The Jerry Duncan Show Interviews Dumbo the Elephant

Wherein our intrepid talk radio show host interviews the famous film star Dumbo the Elephant.

ANNOUNCER

Live from under a rock in your backyard, it’s The Jerry Duncan Show.

JERRY

Good morning listeners nationwide. Is it a good morning? We’ll soon find out. Today on the show my guest is the famous film star Dumbo the Elephant.
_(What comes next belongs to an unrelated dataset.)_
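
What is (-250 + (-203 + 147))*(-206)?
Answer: 63036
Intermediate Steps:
(-250 + (-203 + 147))*(-206) = (-250 - 56)*(-206) = -306*(-206) = 63036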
Dumbo the ElephantJERRY DUNCAN

Good morning, Dumbo.

DUMBO THE ELEPHANT

Oy. I can hardly move. My arthritis is killing me.

JERRY

I have Ben Gay. Will that help?

DUMBO

There isn’t enough crap in a tube to even cover my right nut. You should never know from such pain.

JERRY

You’re 81 years old. Old people have pain.

DUMBO

I suppose, but I still chase the ladies. Met a lovely woman at my arthritis support group last night. We clicked together.

JERRY

Let’s see. You were born in a circus down in Florida in 1941. Your mother is Mrs. Jumbo. Who’s pops?

DUMBO

There is no pops. I’m a cartoon. The stork delivered me.

JERRY

How did you get the name Dumbo?

DUMBO

Well, my mother named me Mumbo Junior. But my ears were so big, the other elephants laughed and I was called Dumbo.

JERRY

Huh?

DUMBO

Okay, Duncan. Here’s the real story. I’m stupid and the only elephant that forgets. Dumb, Dumbo, whatever. The other day an elephant told me I’m missing my mind, so I went looking for it.

JERRY

Is that why you left the circus in Florida?

DUMBO

No. I was tired of working for peanuts. Walt Disney offered me a lucrative deal in a movie I couldn’t refuse. Do you remember Timothy the mouse who befriended me?

JERRY

Not really.

DUMBO

He was my manager. Made me rich.

JERRY

Is Timothy still alive?

DUMBO

Nah. He couldn’t resist cheese and was cooked in a pizza oven.

JERRY

Gross. Mice give me the creeps. Except Mickey and Minnie.

DUMBO

Hey. Mickey and Minnie went into a bar with loaded guns. Donald ducked.

JERRY

Is he okay?

DUMBO

It’s a joke, Duncan.

JERRY

So are you. I understand there are three different types of elephants: Asian, African Savannah, and African Forest.

DUMBO

Yeah. We have one thing in common. We’re all fat.

JERRY

How much do you guys and gals weigh?

DUMBO

15,000 pounds. I found out there is only one way to look thin. Hang out with Donald Trump and Chris Christie.

JERRY

I’ve always wondered. What do you use tusks for?

DUMBO

Everything. Lifting, gathering food, stripping bark to eat from trees, and digging water holes. If you ask me more stupid questions, you’ll have two tusks up your tuchus. Get my drift?

JERRY

Got it, Mumbo Jumbo. I mean Dumbo.

JERRY

Can I ask what you do in retirement?

DUMBO

Shoot. Oops, wrong word. Those morons Don Jr and Eric Trump will take me up on it. I’m an investor in a brand of peanut butter called Sticky. It sticks to the roof of your mouth and between your teeth. You smell like peanut butter all day. I also have another job.

JERRY

What?

DUMBO

I fly people on my ears. It’s cheaper that going commercial.

JERRY

Do you serve anything on the flight?

DUMBO

Peanuts. It’s either that or fresh made dung.

JERRY

Yikes! No toilet.

DUMBO

There’s an old Chinese proverb. “Man who stand on toilet be high on pot.”

JERRY

Dumbo the Elephant, ladies and gentlemen. See you tomorrow.